What about “topological”?
I have to go with entanglement.
String. Except for tying stuff.
Phrases that set my teeth on edge:
“For your convenience…”
“Due to circumstances beyond our control…”
and any phone call that refers to “your credit card” without specifying once.
Oh, wait a minute. Quantum Computing.
Okay:
“Breakthrough.”
Yeah, Matt. I’m going to go with “insight” being the most abused word in all of science. Or maybe “impacts”. This research impacts quantum information by providing new insight into entanglement. Yeah.
I don’t see anything cringe-worthy about any of these words. In fact, most of my papers start with sentences that contain all of them, such as: “Quantum computing is scalable when we use a robust nonlocal encoding that is exponentially insensitive to external influences.” I can easily work in “entanglement” and “topological” if I’m in the mood.
I haven’t heard parallelism for a while now so I’m voting for scalable.
I’m tempted to go with entanglement, like matt, but really, ‘quantum’ takes the cake.
Other: Perfect
I’m getting a bit cranky by the overuse of the word for everything that just requires high precision. And usually it is implied in the wording. E.g perfectly level. what is the difference between that and ‘just’ level.
Are you saying quantum mechanics is about “narcotics”?
I happen to think the quality of the QIT literature is very high … the only QIT word that bothers me a little bit is the word “spooky” … and even that word is OK, if accompanied by some mathematics.
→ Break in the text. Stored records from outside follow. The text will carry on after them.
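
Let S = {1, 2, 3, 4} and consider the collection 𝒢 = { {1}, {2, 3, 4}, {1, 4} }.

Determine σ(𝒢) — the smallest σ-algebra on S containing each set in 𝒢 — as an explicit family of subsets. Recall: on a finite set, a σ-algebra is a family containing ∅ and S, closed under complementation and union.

σ(𝒢) = { {}, {1}, {4}, {1, 4}, {2, 3}, {1, 2, 3}, {2, 3, 4}, S }

Derivation:
Start: 𝒢 ∪ {∅, S} = { {}, {1}, {1, 4}, {2, 3, 4}, S }.
Step 1: 1 new —
  {2, 3}  = {1, 4}ᶜ
  — 6 sets.
Step 2: +1 →
  {1, 2, 3}  = {2, 3} ∪ {1}
  — 7 sets.
Step 3: +1 →
  {4}  = {1, 2, 3}ᶜ
  — 8 sets.
After Step 4 the family is unchanged; done.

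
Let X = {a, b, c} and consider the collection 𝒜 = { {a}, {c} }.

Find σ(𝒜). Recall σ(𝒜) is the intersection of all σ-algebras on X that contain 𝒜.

|σ(𝒜)| = 8.  σ(𝒜) = { ∅, {a}, {b}, {c}, {a,b}, {a,c}, {b,c}, X }

Trace:
Seed the family with 𝒜 together with ∅ and X: { ∅, {a}, {c}, X }.
Iteration 1 adds 3:
  {a,b}  = {c}ᶜ
  {a,c}  = {c} ∪ {a}
  {b,c}  = {a}ᶜ
  (now 7)
Iteration 2. New:
  {b}  = {a,c}ᶜ
  (now 8)
Iteration 3: closed — nothing new.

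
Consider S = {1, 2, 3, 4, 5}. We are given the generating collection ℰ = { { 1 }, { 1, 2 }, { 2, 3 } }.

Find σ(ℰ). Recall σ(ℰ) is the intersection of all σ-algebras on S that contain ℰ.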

Since the question is about the most abused word in quantum computing, I’m guessing the computer scientists go with “Exponential”, philosophers of physics choose “Nonlocal”, and experimental physicists are torn between “Robust” and “Scalable”. For theoretical physicists see John Preskill’s comment. 🙂
I am wondering if the other New Hampshire residents polled are indeed the rest of our group. “local” vs “nonloacal” I guess.